You are trying to mix C style I/O with C++ types. When using C++ you should use the std::cin and std::cout streams for console input and output.
#include <string>
#include <iostream>
...
std::string in;
std::string out("hello world");
std::cin >> in;
std::cout << out;
But when reading a string std::cin stops reading as soon as it encounters a space or new line. You may want to use std::getline to get a entire line of input from the console.
std::getline(std::cin, in);
You use the same methods with a file (when dealing with non binary data).
std::ofstream ofs("myfile.txt");
ofs << myString;
There are many way to read text from stdin into a std::string. The thing about std::strings though is that they grow as needed, which in turn means they reallocate. Internally a std::string has a pointer to a fixed-length buffer. When the buffer is full and you request to add one or more character onto it, the std::string object will create a new, larger buffer instead of the old one and move all the text to the new buffer.
All this to say that if you know the length of text you are about to read beforehand then you can improve performance by avoiding these reallocations.
#include <iostream>
#include <string>
#include <streambuf>
using namespace std;
// ...
// if you don't know the length of string ahead of time:
string in(istreambuf_iterator<char>(cin), istreambuf_iterator<char>());
// if you do know the length of string:
in.reserve(TEXT_LENGTH);
in.assign(istreambuf_iterator<char>(cin), istreambuf_iterator<char>());
// alternatively (include <algorithm> for this):
copy(istreambuf_iterator<char>(cin), istreambuf_iterator<char>(),
back_inserter(in));
All of the above will copy all text found in stdin, untill end-of-file. If you only want a single line, use std::getline():
#include <string>
#include <iostream>
// ...
string in;
while( getline(cin, in) ) {
// ...
}
If you want a single character, use std::istream::get():
#include <iostream>
// ...
char ch;
while( cin.get(ch) ) {
// ...
}
C++ strings must be read and written using >> and << operators and other C++ equivalents.

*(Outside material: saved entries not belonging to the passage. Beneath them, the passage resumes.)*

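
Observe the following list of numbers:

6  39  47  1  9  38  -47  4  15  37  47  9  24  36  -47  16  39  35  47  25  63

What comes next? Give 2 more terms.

Split by position mod 4 into 4 tracks.
Track A = 6, 9, 15, 24, 39, 63: Fibonacci-style (each term is the sum of the two before it).
Track B = 39, 38, 37, 36, 35: arithmetic with common difference −1.
Track C = 47, -47, 47, -47, 47: oscillating between 47 and -47.
Track D = 1, 4, 9, 16, 25: perfect squares starting at 1².
Term 22 comes from track B (its 6th entry): 34.
The 23rd slot belongs to track C; its 6th term is -47.

34, -47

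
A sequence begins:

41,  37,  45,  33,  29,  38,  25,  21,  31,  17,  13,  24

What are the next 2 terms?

9, 5

The slot pattern repeats as AAB (period 3), so there are 2 interleaved tracks.
Track A: 41, 37, 33, 29, 25, 21, 17, 13. Linear: a_n = 45 − 4·n.
Track B: 45, 38, 31, 24. Arithmetic, step −7.
Position 13 → track A, term 9 = 9.
Position 14 falls in track A as its term 10, giving 5.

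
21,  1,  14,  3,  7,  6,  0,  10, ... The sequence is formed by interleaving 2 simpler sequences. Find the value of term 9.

Positions 1, 3, 5, … form one subsequence and positions 2, 4, 6, … form another.
Track A is 21, 14, 7, 0, which is subtracting 7 each time.
Track B is 1, 3, 6, 10, which is triangular numbers starting at T_1.
Position 9 falls in track A as its term 5, giving -7.

-7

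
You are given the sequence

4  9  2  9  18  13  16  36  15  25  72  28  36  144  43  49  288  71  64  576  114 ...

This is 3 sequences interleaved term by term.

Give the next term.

81

Split by position mod 3 into 3 tracks.
Track A: 4, 9, 16, 25, 36, 49, 64 — the squares 2², 3², 4², ….
Track B: 9, 18, 36, 72, 144, 288, 576 — geometric, ×2 each step.
Track C: 2, 13, 15, 28, 43, 71, 114 — a Fibonacci-like recurrence a_n = a_{n-1} + a_{n-2}.
Position 22 → track A, term 8 = 81.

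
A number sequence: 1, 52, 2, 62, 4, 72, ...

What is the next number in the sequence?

Split by position mod 2 into 2 tracks.
Track A is 1, 2, 4, which is successive powers of 2.
Track B is 52, 62, 72, which is arithmetic, step +10.
Term 7 comes from track A (its 4th entry): 8.

8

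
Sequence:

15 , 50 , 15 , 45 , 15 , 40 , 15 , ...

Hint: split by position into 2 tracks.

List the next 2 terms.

35, 15

Taking every 2nd term gives 2 separate tracks.
Track A: 15, 15, 15, 15. Constant 15.
Track B: 50, 45, 40. Subtracting 5 each time.
Position 8 → track B, term 4 = 35.
Position 9 falls in track A as its term 5, giving 15.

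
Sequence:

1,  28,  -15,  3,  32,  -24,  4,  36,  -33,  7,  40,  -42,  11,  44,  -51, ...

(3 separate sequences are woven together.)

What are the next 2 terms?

Split by position mod 3 into 3 tracks.
Track A: 1, 3, 4, 7, 11 (a Fibonacci-like recurrence a_n = a_{n-1} + a_{n-2}).
Track B: 28, 32, 36, 40, 44 (linear: a_n = 24 + 4·n).
Track C: -15, -24, -33, -42, -51 (linear: a_n = -6 − 9·n).
Position 16 falls in track A as its term 6, giving 18.
The 17th slot belongs to track B; its 6th term is 48.

18, 48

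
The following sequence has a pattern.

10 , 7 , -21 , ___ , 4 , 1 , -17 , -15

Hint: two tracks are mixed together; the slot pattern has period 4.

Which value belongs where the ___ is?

The slot pattern repeats as AABB (period 4), so there are 2 interleaved tracks.
Stream A: 10, 7, 4, 1 — arithmetic, step −3.
Stream B: -21, ?, -17, -15 — adding 2 each time.
Stream B's pattern makes the blank -19.

-19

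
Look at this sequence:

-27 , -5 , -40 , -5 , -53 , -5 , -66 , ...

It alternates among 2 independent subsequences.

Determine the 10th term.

The terms cycle through 2 interleaved subsequences.
Track A: -27, -40, -53, -66 — subtracting 13 each time.
Track B: -5, -5, -5 — constant -5.
Term 10 comes from track B (its 5th entry): -5.

-5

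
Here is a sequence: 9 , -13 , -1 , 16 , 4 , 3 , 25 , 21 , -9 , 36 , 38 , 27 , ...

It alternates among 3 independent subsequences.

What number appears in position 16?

Taking every 3rd term gives 3 separate tracks.
Track A: 9, 16, 25, 36. Perfect squares starting at 3².
Track B: -13, 4, 21, 38. Adding 17 each time.
Track C: -1, 3, -9, 27. Geometric, ×-3 each step.
Position 16 → track A, term 6 = 64.

64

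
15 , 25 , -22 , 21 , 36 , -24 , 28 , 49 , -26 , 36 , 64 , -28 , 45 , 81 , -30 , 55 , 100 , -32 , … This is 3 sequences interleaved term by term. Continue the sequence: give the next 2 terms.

66, 121

The terms cycle through 3 interleaved subsequences.
Subsequence A = 15, 21, 28, 36, 45, 55: triangular numbers starting at T_5.
Subsequence B = 25, 36, 49, 64, 81, 100: the squares 5², 6², 7², ….
Subsequence C = -22, -24, -26, -28, -30, -32: linear: a_n = -20 − 2·n.
The 19th slot belongs to subsequence A; its 7th term is 66.
The 20th slot belongs to subsequence B; its 7th term is 121.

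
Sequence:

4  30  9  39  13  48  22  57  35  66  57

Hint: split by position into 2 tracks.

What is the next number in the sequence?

Odd-indexed and even-indexed terms follow separate rules.
Track A: 4, 9, 13, 22, 35, 57 (each term equals the sum of the previous two).
Track B: 30, 39, 48, 57, 66 (arithmetic, step +9).
The 12th slot belongs to track B; its 6th term is 75.

75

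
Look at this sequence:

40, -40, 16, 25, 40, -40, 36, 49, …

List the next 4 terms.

40, -40, 64, 81

The slot pattern repeats as AABB (period 4), so there are 2 interleaved tracks.
Track A is 40, -40, 40, -40, which is alternating ±40.
Track B is 16, 25, 36, 49, which is the squares 4², 5², 6², ….
The 9th slot belongs to track A; its 5th term is 40.
Position 10 → track A, term 6 = -40.
The 11th slot belongs to track B; its 5th term is 64.
Position 12 → track B, term 6 = 81.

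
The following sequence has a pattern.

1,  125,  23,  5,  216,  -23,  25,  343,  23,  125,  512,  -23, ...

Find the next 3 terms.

Read the sequence 3 terms at a time; column i is its own pattern.
Track A: 1, 5, 25, 125 — a geometric progression (common ratio 5).
Track B: 125, 216, 343, 512 — perfect cubes starting at 5³.
Track C: 23, -23, 23, -23 — alternating ±23.
Term 13 comes from track A (its 5th entry): 625.
Term 14 comes from track B (its 5th entry): 729.
Term 15 comes from track C (its 5th entry): 23.

625, 729, 23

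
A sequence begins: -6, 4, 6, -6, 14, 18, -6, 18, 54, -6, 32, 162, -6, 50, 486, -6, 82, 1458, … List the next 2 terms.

Split by position mod 3: positions 1, 4, 7, … form one track, and each other residue class forms its own.
Subsequence A: -6, -6, -6, -6, -6, -6 — always -6.
Subsequence B: 4, 14, 18, 32, 50, 82 — each term equals the sum of the previous two.
Subsequence C: 6, 18, 54, 162, 486, 1458 — geometric, ×3 each step.
The 19th slot belongs to subsequence A; its 7th term is -6.
Position 20 falls in subsequence B as its term 7, giving 132.

-6, 132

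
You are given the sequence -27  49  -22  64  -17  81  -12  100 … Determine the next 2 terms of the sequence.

-7, 121

Taking every 2nd term gives 2 separate tracks.
Stream A: -27, -22, -17, -12 — arithmetic, step +5.
Stream B: 49, 64, 81, 100 — perfect squares starting at 7².
Term 9 comes from stream A (its 5th entry): -7.
Position 10 → stream B, term 5 = 121.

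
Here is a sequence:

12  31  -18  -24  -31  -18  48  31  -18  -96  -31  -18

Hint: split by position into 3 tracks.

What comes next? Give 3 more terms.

192, 31, -18

Taking every 3rd term gives 3 separate tracks.
Subsequence A: 12, -24, 48, -96 — a geometric progression (common ratio -2).
Subsequence B: 31, -31, 31, -31 — the oscillation 31·(−1)^(n+1).
Subsequence C: -18, -18, -18, -18 — the constant sequence -18.
The 13th slot belongs to subsequence A; its 5th term is 192.
Position 14 → subsequence B, term 5 = 31.
Position 15 falls in subsequence C as its term 5, giving -18.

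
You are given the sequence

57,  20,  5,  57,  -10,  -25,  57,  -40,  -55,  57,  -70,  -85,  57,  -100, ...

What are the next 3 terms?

The slot pattern repeats as ABB (period 3), so there are 2 interleaved tracks.
Track A: 57, 57, 57, 57, 57. Constant 57.
Track B: 20, 5, -10, -25, -40, -55, -70, -85, -100. Linear: a_n = 35 − 15·n.
Position 15 → track B, term 10 = -115.
Position 16 → track A, term 6 = 57.
Term 17 comes from track B (its 11th entry): -130.

-115, 57, -130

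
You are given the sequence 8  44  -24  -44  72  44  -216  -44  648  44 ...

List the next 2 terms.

Taking every 2nd term gives 2 separate tracks.
Stream A: 8, -24, 72, -216, 648 — geometric with ratio -3.
Stream B: 44, -44, 44, -44, 44 — alternating ±44.
The 11th slot belongs to stream A; its 6th term is -1944.
Position 12 → stream B, term 6 = -44.

-1944, -44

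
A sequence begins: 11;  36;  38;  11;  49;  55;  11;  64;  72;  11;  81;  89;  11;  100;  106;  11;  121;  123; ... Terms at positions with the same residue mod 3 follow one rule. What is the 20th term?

Split by position mod 3: positions 1, 4, 7, … form one track, and each other residue class forms its own.
Track A: 11, 11, 11, 11, 11, 11. Always 11.
Track B: 36, 49, 64, 81, 100, 121. Perfect squares starting at 6².
Track C: 38, 55, 72, 89, 106, 123. Adding 17 each time.
Position 20 → track B, term 7 = 144.

144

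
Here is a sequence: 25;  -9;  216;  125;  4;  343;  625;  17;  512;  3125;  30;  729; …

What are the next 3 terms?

Read the sequence 3 terms at a time; column i is its own pattern.
Track A = 25, 125, 625, 3125: powers of 5.
Track B = -9, 4, 17, 30: adding 13 each time.
Track C = 216, 343, 512, 729: consecutive cubes n³ from n = 6.
Position 13 falls in track A as its term 5, giving 15625.
Term 14 comes from track B (its 5th entry): 43.
Position 15 → track C, term 5 = 1000.

15625, 43, 1000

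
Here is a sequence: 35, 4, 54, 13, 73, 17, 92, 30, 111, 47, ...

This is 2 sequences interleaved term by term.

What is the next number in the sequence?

Taking every 2nd term gives 2 separate tracks.
Track A: 35, 54, 73, 92, 111 — adding 19 each time.
Track B: 4, 13, 17, 30, 47 — Fibonacci-style (each term is the sum of the two before it).
Position 11 falls in track A as its term 6, giving 130.

130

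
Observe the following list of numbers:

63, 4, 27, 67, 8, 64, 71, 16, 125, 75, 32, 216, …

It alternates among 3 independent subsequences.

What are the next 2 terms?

Taking every 3rd term gives 3 separate tracks.
Track A: 63, 67, 71, 75 — adding 4 each time.
Track B: 4, 8, 16, 32 — powers of 2.
Track C: 27, 64, 125, 216 — perfect cubes starting at 3³.
Position 13 falls in track A as its term 5, giving 79.
The 14th slot belongs to track B; its 5th term is 64.

79, 64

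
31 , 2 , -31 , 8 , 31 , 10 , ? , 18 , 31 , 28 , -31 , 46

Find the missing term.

-31

Odd-indexed and even-indexed terms follow separate rules.
Track A = 31, -31, 31, ?, 31, -31: the oscillation 31·(−1)^(n+1).
Track B = 2, 8, 10, 18, 28, 46: each term equals the sum of the previous two.
So the missing entry in track A is -31.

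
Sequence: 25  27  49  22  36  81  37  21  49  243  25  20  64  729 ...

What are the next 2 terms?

13, 19

Split by position mod 4 into 4 tracks.
Stream A is 25, 36, 49, 64, which is consecutive squares n² from n = 5.
Stream B is 27, 81, 243, 729, which is powers 3^3, 3^4, 3^5, ….
Stream C is 49, 37, 25, which is subtracting 12 each time.
Stream D is 22, 21, 20, which is subtracting 1 each time.
Term 15 comes from stream C (its 4th entry): 13.
Position 16 → stream D, term 4 = 19.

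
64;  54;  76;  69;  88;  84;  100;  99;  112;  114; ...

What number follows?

Taking every 2nd term gives 2 separate tracks.
Stream A: 64, 76, 88, 100, 112 — adding 12 each time.
Stream B: 54, 69, 84, 99, 114 — arithmetic, step +15.
The 11th slot belongs to stream A; its 6th term is 124.

124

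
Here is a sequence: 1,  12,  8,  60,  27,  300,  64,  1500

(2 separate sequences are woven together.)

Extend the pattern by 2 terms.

Taking every 2nd term gives 2 separate tracks.
Stream A is 1, 8, 27, 64, which is perfect cubes starting at 1³.
Stream B is 12, 60, 300, 1500, which is geometric with ratio 5.
The 9th slot belongs to stream A; its 5th term is 125.
Term 10 comes from stream B (its 5th entry): 7500.

125, 7500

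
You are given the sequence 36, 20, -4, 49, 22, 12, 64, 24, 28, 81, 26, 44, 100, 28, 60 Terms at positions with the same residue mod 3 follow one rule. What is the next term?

Read the sequence 3 terms at a time; column i is its own pattern.
Subsequence A: 36, 49, 64, 81, 100 (perfect squares starting at 6²).
Subsequence B: 20, 22, 24, 26, 28 (adding 2 each time).
Subsequence C: -4, 12, 28, 44, 60 (arithmetic with common difference +16).
Position 16 → subsequence A, term 6 = 121.

121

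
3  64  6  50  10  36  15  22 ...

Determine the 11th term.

28

The terms cycle through 2 interleaved subsequences.
Stream A: 3, 6, 10, 15 — the triangular numbers T_2, T_3, ….
Stream B: 64, 50, 36, 22 — arithmetic, step −14.
The 11th slot belongs to stream A; its 6th term is 28.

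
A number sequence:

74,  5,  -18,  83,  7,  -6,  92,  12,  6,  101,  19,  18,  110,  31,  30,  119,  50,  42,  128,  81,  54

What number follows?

Taking every 3rd term gives 3 separate tracks.
Track A: 74, 83, 92, 101, 110, 119, 128 — linear: a_n = 65 + 9·n.
Track B: 5, 7, 12, 19, 31, 50, 81 — a Fibonacci-like recurrence a_n = a_{n-1} + a_{n-2}.
Track C: -18, -6, 6, 18, 30, 42, 54 — adding 12 each time.
Term 22 comes from track A (its 8th entry): 137.

137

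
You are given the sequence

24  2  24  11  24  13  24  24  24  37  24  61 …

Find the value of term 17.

Positions 1, 3, 5, … form one subsequence and positions 2, 4, 6, … form another.
Stream A: 24, 24, 24, 24, 24, 24 (always 24).
Stream B: 2, 11, 13, 24, 37, 61 (a Fibonacci-like recurrence a_n = a_{n-1} + a_{n-2}).
Position 17 falls in stream A as its term 9, giving 24.

24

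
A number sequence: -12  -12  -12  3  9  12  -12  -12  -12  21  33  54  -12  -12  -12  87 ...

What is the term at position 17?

141

The slot pattern repeats as AAABBB (period 6), so there are 2 interleaved tracks.
Track A is -12, -12, -12, -12, -12, -12, -12, -12, -12, which is the constant sequence -12.
Track B is 3, 9, 12, 21, 33, 54, 87, which is each term equals the sum of the previous two.
Position 17 → track B, term 8 = 141.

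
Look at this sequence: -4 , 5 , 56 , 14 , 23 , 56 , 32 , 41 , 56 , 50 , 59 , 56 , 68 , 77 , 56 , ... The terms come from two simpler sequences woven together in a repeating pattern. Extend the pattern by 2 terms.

86, 95

The slot pattern repeats as AAB (period 3), so there are 2 interleaved tracks.
Stream A: -4, 5, 14, 23, 32, 41, 50, 59, 68, 77 (arithmetic, step +9).
Stream B: 56, 56, 56, 56, 56 (constant 56).
Term 16 comes from stream A (its 11th entry): 86.
Term 17 comes from stream A (its 12th entry): 95.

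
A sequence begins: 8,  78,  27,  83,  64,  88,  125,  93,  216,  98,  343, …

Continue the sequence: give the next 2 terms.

103, 512

Odd-indexed and even-indexed terms follow separate rules.
Track A: 8, 27, 64, 125, 216, 343 (perfect cubes starting at 2³).
Track B: 78, 83, 88, 93, 98 (arithmetic with common difference +5).
The 12th slot belongs to track B; its 6th term is 103.
Position 13 → track A, term 7 = 512.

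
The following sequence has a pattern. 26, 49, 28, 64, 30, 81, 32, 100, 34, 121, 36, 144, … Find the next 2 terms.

Positions 1, 3, 5, … form one subsequence and positions 2, 4, 6, … form another.
Stream A is 26, 28, 30, 32, 34, 36, which is adding 2 each time.
Stream B is 49, 64, 81, 100, 121, 144, which is perfect squares starting at 7².
Position 13 → stream A, term 7 = 38.
Term 14 comes from stream B (its 7th entry): 169.

38, 169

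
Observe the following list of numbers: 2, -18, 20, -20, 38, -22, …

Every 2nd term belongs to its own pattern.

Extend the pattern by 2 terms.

Split by position mod 2 into 2 tracks.
Track A: 2, 20, 38 (linear: a_n = -16 + 18·n).
Track B: -18, -20, -22 (subtracting 2 each time).
Position 7 → track A, term 4 = 56.
Term 8 comes from track B (its 4th entry): -24.

56, -24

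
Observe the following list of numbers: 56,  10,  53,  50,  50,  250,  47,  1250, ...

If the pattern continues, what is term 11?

Taking every 2nd term gives 2 separate tracks.
Track A: 56, 53, 50, 47. Linear: a_n = 59 − 3·n.
Track B: 10, 50, 250, 1250. A geometric progression (common ratio 5).
The 11th slot belongs to track A; its 6th term is 41.

41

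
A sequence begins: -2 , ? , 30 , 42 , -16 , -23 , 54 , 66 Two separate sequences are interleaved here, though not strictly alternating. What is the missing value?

Positions follow the repeating pattern AABB; grouping by letter gives 2 tracks.
Track A = -2, ?, -16, -23: subtracting 7 each time.
Track B = 30, 42, 54, 66: adding 12 each time.
So the missing entry in track A is -9.

-9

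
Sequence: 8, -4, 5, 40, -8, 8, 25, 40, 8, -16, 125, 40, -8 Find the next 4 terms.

Read the sequence 4 terms at a time; column i is its own pattern.
Track A: 8, -8, 8, -8 (oscillating between 8 and -8).
Track B: -4, 8, -16 (geometric, ×-2 each step).
Track C: 5, 25, 125 (powers 5^1, 5^2, 5^3, …).
Track D: 40, 40, 40 (constant 40).
Term 14 comes from track B (its 4th entry): 32.
Position 15 falls in track C as its term 4, giving 625.
Position 16 falls in track D as its term 4, giving 40.
The 17th slot belongs to track A; its 5th term is 8.

32, 625, 40, 8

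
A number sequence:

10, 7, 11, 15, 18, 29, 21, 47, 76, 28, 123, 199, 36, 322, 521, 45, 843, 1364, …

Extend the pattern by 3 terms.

55, 2207, 3571

Positions follow the repeating pattern ABB; grouping by letter gives 2 tracks.
Track A: 10, 15, 21, 28, 36, 45 (triangular numbers n(n+1)/2 for n = 4, 5, …).
Track B: 7, 11, 18, 29, 47, 76, 123, 199, 322, 521, 843, 1364 (each term equals the sum of the previous two).
Position 19 → track A, term 7 = 55.
Term 20 comes from track B (its 13th entry): 2207.
The 21st slot belongs to track B; its 14th term is 3571.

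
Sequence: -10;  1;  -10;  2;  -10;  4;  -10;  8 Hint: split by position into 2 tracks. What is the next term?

Positions 1, 3, 5, … form one subsequence and positions 2, 4, 6, … form another.
Stream A = -10, -10, -10, -10: the constant sequence -10.
Stream B = 1, 2, 4, 8: powers 2^0, 2^1, 2^2, ….
The 9th slot belongs to stream A; its 5th term is -10.

-10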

However, if you want to use scanf as in C, you can always read a string the C++ way and use sscanf with it:
std::string s;
std::getline(cin, s);
sscanf(s.c_str(), "%i%i%c", ...);
The easiest way to output a string is with:
s = "string...";
cout << s;
But printf will work too:
[fixed printf]
printf("%s", s.c_str());
The method c_str() returns a pointer to a null-terminated ASCII string, which can be used by all standard C functions.